Zur konstituierenden Nationalratssitzung kamen die Parteien mit deutlich sichtbaren "Markenzeichen". Die SPÖ trug die rote Nelke im Knopfloch, die ÖVP Buttons in der neuen Parteifarbe Türkis und die Neos kamen mit Katus.

Die FPÖ verzichtete auf die umstrittene blaue Kornblume – in der Zeit vor 1938 Erkennungszeichen der Nazis – und kamen stattdessen mit Edelweiß im Knopfloch.

Demo vor dem Parlament

Am heutigen 9. November wurde von verschiedenen Rednern wiederholt an die antisemitischen Novemberpogrome von 1938 gedacht – auch als Mahnung für die Demokratie. Vor dem Parlament zog am Vormittag eine Demo mit rund 200 Teilnehmern vorbei. Sie demonstrierten mit Slogans wie "Nazis raus aus dem Parlament" gegen die deutschnationalen Burschenschafter, die in so hoher Zahl wie nie zuvor für die FPÖ im Nationalrat sitzen.

Salbungsvolle Reden

In ihren Reden beschwörten viele Parlamentarier – vor allem von der ÖVP – den im Wahlkampf vielfach gewünschten neuen Stil. Die Abgeordneten anderer Parteien hofften auf produktive und lösungsorientierte Zusammenarbeit.

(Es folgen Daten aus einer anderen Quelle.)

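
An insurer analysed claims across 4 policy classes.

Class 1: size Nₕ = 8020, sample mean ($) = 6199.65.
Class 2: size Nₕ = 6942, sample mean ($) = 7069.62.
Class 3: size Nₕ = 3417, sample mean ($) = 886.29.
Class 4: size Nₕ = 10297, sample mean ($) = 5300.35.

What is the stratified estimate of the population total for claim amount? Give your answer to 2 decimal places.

1: 8020·6199.65 = 49721193
2: 6942·7069.62 = 49077302.04
3: 3417·886.29 = 3028452.93
4: 10297·5300.35 = 54577703.95
τ̂ = Σ Nₕx̄ₕ = 156404651.92.

156404651.92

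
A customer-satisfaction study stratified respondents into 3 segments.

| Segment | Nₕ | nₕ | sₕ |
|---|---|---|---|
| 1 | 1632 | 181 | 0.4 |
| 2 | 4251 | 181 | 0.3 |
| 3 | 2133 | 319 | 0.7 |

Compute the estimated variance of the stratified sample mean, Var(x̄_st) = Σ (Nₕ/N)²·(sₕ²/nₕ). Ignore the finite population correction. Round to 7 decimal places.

N = 8016; Wₕ = Nₕ/N.
segment 1: (1632/8016)²·0.4²/181 = 0.0000366409
segment 2: (4251/8016)²·0.3²/181 = 0.0001398398
segment 3: (2133/8016)²·0.7²/319 = 0.0001087606
Sum = 0.0002852413 → 0.0002852.

0.0002852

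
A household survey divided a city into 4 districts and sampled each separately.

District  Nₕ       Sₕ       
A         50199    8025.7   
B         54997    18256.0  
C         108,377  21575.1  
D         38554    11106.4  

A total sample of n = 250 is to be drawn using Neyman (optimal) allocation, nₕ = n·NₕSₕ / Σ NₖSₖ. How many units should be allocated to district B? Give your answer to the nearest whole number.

60

Σ NₕSₕ = 50199·8025.7 + 54997·18256.0 + 108377·21575.1 + 38554·11106.4 = 4173348104.6.
Share for B: 1004025232/4173348104.6 = 0.24058.
n_B = 250 × 0.24058 = 60.145... → 60.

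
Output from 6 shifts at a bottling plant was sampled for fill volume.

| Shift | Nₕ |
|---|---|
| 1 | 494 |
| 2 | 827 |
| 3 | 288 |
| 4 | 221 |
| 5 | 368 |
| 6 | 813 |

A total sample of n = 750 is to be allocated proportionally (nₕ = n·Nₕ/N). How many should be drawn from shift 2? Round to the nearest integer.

206

Share of shift 2 = 827/3011 = 0.27466.
Allocate 750 × 0.27466 = 205.995... → 206.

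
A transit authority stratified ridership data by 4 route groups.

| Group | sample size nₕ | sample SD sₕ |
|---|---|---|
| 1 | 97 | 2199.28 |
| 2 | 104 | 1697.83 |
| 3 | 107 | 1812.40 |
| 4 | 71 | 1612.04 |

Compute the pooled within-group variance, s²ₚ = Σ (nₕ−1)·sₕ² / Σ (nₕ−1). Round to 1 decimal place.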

Den Live-Ticker zum Nachlesen finden Sie hier.

Tatsächlich zeigten sich in der Sitzung bereits deutliche Bruchstellen zwischen den Parteien. Vor allem Elisabeth Köstinger, die von der ÖVP für das Amt der 1. Nationalratspräsidentin nominiert wurde, musste deutlichen Gegenwind hinnehmen.

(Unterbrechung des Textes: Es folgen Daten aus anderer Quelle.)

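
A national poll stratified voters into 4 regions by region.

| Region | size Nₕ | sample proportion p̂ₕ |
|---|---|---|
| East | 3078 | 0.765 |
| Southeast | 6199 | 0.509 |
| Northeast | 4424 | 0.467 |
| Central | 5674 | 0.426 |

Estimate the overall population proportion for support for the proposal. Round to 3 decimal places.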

Köstinger NR-mit geringster Zustimmung aller Zeiten

Die Neos kündigten an, kollektiv den bisherigen 2. Nationalratspräsidenten Karlheinz Kopf (ÖVP) zu wählen, obwohl dieser nicht zur Wahl stand. Köstinger, die nie im Parlament saß und derzeit an Regierungsverhandlungen beteiligt ist, für die überparteiliche Funktion kandidieren zu lassen, sei ein "unwürdiges Schauspiel", kritisierte Neos-Mandatar Nikolaus Scherak.

Mit nur 117 von 182 abgegebenen Stimmen ist Köstinger nicht nur die jüngste Nationalratspräsidentin aller Zeiten sondern auch die mit der geringsten Zustimmung. Wohl ein erster Vorgeschmack auf die künftige Stimmung im Nationalrat.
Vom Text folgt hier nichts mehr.